Medizin

Pankreaskarzinom: Harnstoffzyklus könnte Therapieansatz bieten

  • Sonntag, 20. August 2017
Bauchspeicheldrüsenkrebs /Sebastian Kaulitzki, stock.adobe.com
/Sebastian Kaulitzki, stock.adobe.com

Boston – Ein Schlüsselenzym im Harnstoffzyklus, über den die Zellen des Pankreas­karzinoms den beim Proteinabbau anfallenden Stickstoff eliminieren, könnte ein dringend benötigter neuer Angriffspunkt zur Behandlung der Krebserkrankung sein. Neben diesem in Nature Communications (2017; doi: 10.1038/s41467-017-00331-y) veröffentlichten Ergebnis bietet die Studie auch Erklärungsansätze, warum der Tumor bei adipösen Menschen häufiger auftritt.

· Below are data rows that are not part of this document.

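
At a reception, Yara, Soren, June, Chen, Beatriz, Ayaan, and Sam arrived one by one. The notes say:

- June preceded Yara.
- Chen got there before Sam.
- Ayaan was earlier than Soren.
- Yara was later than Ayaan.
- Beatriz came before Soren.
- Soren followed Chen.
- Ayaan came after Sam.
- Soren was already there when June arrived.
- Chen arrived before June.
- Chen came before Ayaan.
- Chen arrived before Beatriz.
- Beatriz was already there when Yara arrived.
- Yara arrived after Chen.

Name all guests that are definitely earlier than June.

Directly stated before June: Chen and Soren.
Ayaan reaches June via Ayaan → Soren → June.
Beatriz reaches June via Beatriz → Soren → June.
Sam reaches June via Sam → Ayaan → Soren → June.
No chain forces Yara ahead of June.

Ayaan, Beatriz, Chen, Sam, Soren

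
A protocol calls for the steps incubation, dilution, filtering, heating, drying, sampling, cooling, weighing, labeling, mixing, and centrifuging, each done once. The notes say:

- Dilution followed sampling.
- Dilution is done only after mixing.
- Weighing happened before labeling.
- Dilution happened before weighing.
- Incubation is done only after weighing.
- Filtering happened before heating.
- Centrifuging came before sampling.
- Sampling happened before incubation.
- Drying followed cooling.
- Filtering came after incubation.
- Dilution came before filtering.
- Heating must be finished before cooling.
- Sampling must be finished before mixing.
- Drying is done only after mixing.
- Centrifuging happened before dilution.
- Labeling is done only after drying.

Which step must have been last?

Every other step has a chain of constraints placing it before labeling, so labeling is last.

labeling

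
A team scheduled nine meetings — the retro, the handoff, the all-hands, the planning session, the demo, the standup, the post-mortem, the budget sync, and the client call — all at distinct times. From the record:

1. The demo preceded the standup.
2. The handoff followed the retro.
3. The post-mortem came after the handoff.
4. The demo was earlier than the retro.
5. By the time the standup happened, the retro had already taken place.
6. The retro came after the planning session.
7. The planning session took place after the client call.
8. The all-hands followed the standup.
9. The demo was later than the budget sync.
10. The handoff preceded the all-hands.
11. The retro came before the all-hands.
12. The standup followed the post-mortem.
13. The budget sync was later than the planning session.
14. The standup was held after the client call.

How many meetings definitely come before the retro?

Directly stated before the retro: the demo and the planning session.
The budget sync reaches the retro via the budget sync → the demo → the retro.
The client call reaches the retro via the client call → the planning session → the retro.
No chain forces the all-hands (or any of the others) ahead of the retro.
That's the budget sync, the client call, the demo, and the planning session — 4 in all.

4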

Bauchspeicheldrüsenkrebs weist derzeit die niedrigste Überlebensrate unter allen Krebserkrankungen auf und ist in den letzten Jahren zur vierthäufigsten Krebstodesursache geworden. Die Adipositas gehört zu den wenigen etablierten Risikofaktoren des Karzi­noms (was wegen der Tumorkachexie häufig übersehen wird).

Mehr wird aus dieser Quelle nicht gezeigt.